Bike Suspension Fork Buying Guide

Bike Suspension Fork Buying Guide

Suspension forks give your off road bike improved handling as they absorb the trail shocks. Suspension forks now come in many different types and sizes. For example, a cross country mountain biker may want a short travel fork for smoother terrain at high speeds, and a downhill rider will require longer travel forks often with a triple clamp fixing for added stiffness and greater shock absorbency again at high speeds.

Another great feature that comes on some suspension forks is the ability to 'lock out' the suspension fork and this helps preserve energy wasted by 'bobbing' on climbs or smoother terrain. The lock out can be positioned on the top of the fork crown itself or operated remotely by a lever on the handlebar meaning your hand needn't move from the bar to lock the fork out.

Suspension forks can make use of air chambers within the fork legs or springs and elastomers. Air forks require a special pump to inflate or deflate depending on rider weights and riding style. Due to the legs being full of compressed air these forks weigh less than the sprung equivalents but many say they aren't as smooth.

A sprung fork uses different weight steel springs in the fork legs with rubber elastomers to help control compression. These springs can be changed for different rider weights and styles as with the air versions but there is some tool work to do this.

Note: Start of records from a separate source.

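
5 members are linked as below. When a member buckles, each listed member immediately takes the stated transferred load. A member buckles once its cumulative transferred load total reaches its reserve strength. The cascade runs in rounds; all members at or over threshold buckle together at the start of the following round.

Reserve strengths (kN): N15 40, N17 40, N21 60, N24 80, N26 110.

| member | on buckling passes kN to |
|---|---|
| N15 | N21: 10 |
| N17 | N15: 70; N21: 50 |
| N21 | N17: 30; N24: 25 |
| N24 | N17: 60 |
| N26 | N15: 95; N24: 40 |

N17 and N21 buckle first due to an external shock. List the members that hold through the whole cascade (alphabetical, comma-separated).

N24, N26

Round 1 — N17, N21 buckle (initial).
  N15: +70 → 70 ≥ 40
  N24: +25 → 25 < 80
Round 2 — N15 buckles.
No further bucklings.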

Hybrid bikes also have suspension forks. These rarely have air forks due to cost and actual suspension requirement. A hybrid needs to take the odd bump out of the road or track for comfort instead of control at high speeds so the use of the fork is actually different to when used on a mountain bike. So hybrid bikes usually have between 40mm and 80mm of travel on them using elastomers and springs.

Rear shocks work in much the same way as a suspension fork. Some are air sprung and others coil sprung although on a rear shock the two can be combined. Rear suspension is only really found on mountain bikes in a big way. As with forks the rear suspension can provide anything from 60mm of travel upto 10" of travel for downhill bikes. Fox and rockshox are market leaders for both types of suspension and are fitted on most new bikes.